Reason for Outage
Incident Date: 28th Jun 2022 Incident Time: 09:46 AM - 10:48 AM
Services Affected
Inbound & Outbound calls to the CircleLoop web applications.
Impact
Inbound & Outbound call failures for the majority of CircleLoop customers using the
Windows/Mac & Mobile applications. SIP Devices were unaffected.
Notification
The first sign of any issue was an alert via the CircleLoop monitoring system at 9:48AM,
at this point in time calls were intermittently functioning. Subsequently, the CircleLoop
Operations team and customers reported issues using the applications to make or
receive calls from 10.05AM, at this time calls were now consistently failing to connect.
Diagnosis & Cause
Upon investigation it was determined that both two components of CircleLoop platform
were unhealthy, with their application processes restarting and failing on a continual
basis.
The root cause of this was the deployment of a routine change to the CircleLoop
platform. This had the unforeseen consequence of causing an error in the Live Services
component of the platform, which began returning 400 responses to all requests.
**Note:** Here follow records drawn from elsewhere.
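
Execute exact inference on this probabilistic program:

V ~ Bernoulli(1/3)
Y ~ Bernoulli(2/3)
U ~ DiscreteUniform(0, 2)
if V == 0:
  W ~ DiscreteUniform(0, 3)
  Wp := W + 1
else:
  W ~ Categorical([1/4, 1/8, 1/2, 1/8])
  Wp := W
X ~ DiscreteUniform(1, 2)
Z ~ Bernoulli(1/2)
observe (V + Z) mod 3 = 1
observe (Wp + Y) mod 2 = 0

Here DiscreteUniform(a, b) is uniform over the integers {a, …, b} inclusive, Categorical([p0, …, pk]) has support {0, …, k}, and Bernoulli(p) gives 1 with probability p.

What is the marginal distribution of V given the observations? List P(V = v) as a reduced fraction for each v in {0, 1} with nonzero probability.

Enumerate traces; 48 have nonzero weight after conditioning:
  (V=0, Y=0, U=0, W=1, X=1, Z=1) weight 1/216
  (V=0, Y=0, U=0, W=1, X=2, Z=1) weight 1/216
  (V=0, Y=0, U=0, W=3, X=1, Z=1) weight 1/216
  (V=0, Y=0, U=0, W=3, X=2, Z=1) weight 1/216
  (V=0, Y=0, U=1, W=1, X=1, Z=1) weight 1/216
  (V=0, Y=0, U=1, W=1, X=2, Z=1) weight 1/216
  (V=0, Y=0, U=1, W=3, X=1, Z=1) weight 1/216
  (V=0, Y=0, U=1, W=3, X=2, Z=1) weight 1/216
  (V=1, Y=0, U=0, W=0, X=1, Z=0) weight 1/432
  … 39 more
Group by V:
  weight(V=0) = 1/6
  weight(V=1) = 5/72
Total weight = 1/6 + 5/72 = 17/72
P(V=0 | obs) = 1/6 / 17/72 = 12/17
P(V=1 | obs) = 5/72 / 17/72 = 5/17

P(V=0) = 12/17, P(V=1) = 5/17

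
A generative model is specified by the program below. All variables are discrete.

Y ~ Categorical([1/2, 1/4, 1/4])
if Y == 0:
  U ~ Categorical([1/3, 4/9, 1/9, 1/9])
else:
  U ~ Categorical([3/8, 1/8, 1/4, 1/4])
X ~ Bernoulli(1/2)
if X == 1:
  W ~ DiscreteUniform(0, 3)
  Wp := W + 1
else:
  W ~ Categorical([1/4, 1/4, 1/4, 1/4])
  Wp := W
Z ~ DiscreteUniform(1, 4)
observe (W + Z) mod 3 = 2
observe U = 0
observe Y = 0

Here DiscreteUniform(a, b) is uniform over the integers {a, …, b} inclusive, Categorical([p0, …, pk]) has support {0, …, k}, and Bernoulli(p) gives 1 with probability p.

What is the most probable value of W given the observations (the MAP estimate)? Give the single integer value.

Enumerate traces; 10 have nonzero weight after conditioning:
  (Y=0, U=0, X=0, W=0, Z=2) weight 1/192
  (Y=0, U=0, X=0, W=1, Z=1) weight 1/192
  (Y=0, U=0, X=0, W=1, Z=4) weight 1/192
  (Y=0, U=0, X=0, W=2, Z=3) weight 1/192
  (Y=0, U=0, X=0, W=3, Z=2) weight 1/192
  (Y=0, U=0, X=1, W=0, Z=2) weight 1/192
  (Y=0, U=0, X=1, W=1, Z=1) weight 1/192
  (Y=0, U=0, X=1, W=1, Z=4) weight 1/192
  … 2 more
Group by W:
  weight(W=0) = 1/96
  weight(W=1) = 1/48
  weight(W=2) = 1/96
  weight(W=3) = 1/96
Total weight = 1/96 + 1/48 + 1/96 + 1/96 = 5/96
P(W=0 | obs) = 1/96 / 5/96 = 1/5
P(W=1 | obs) = 1/48 / 5/96 = 2/5
P(W=2 | obs) = 1/96 / 5/96 = 1/5
P(W=3 | obs) = 1/96 / 5/96 = 1/5
argmax = 1

argmax_v P(W = v | obs) = 1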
SIP device users were unaffected as they do not use Live Services in their call flows.
Resolution
Several attempts were made to restore service while the incident was progressing,
initially rebooting the Live Services component which seemed successful, but quickly
reverted to an unhealthy state.
The issue was resolved by restoring the previous configuration, bringing Live Services
back to a healthy state.
Mitigation
The logic in Live Services has now been made more robust and has been tested to
ensure it gracefully handles errors, expected or otherwise, to ensure the issue does not reoccur.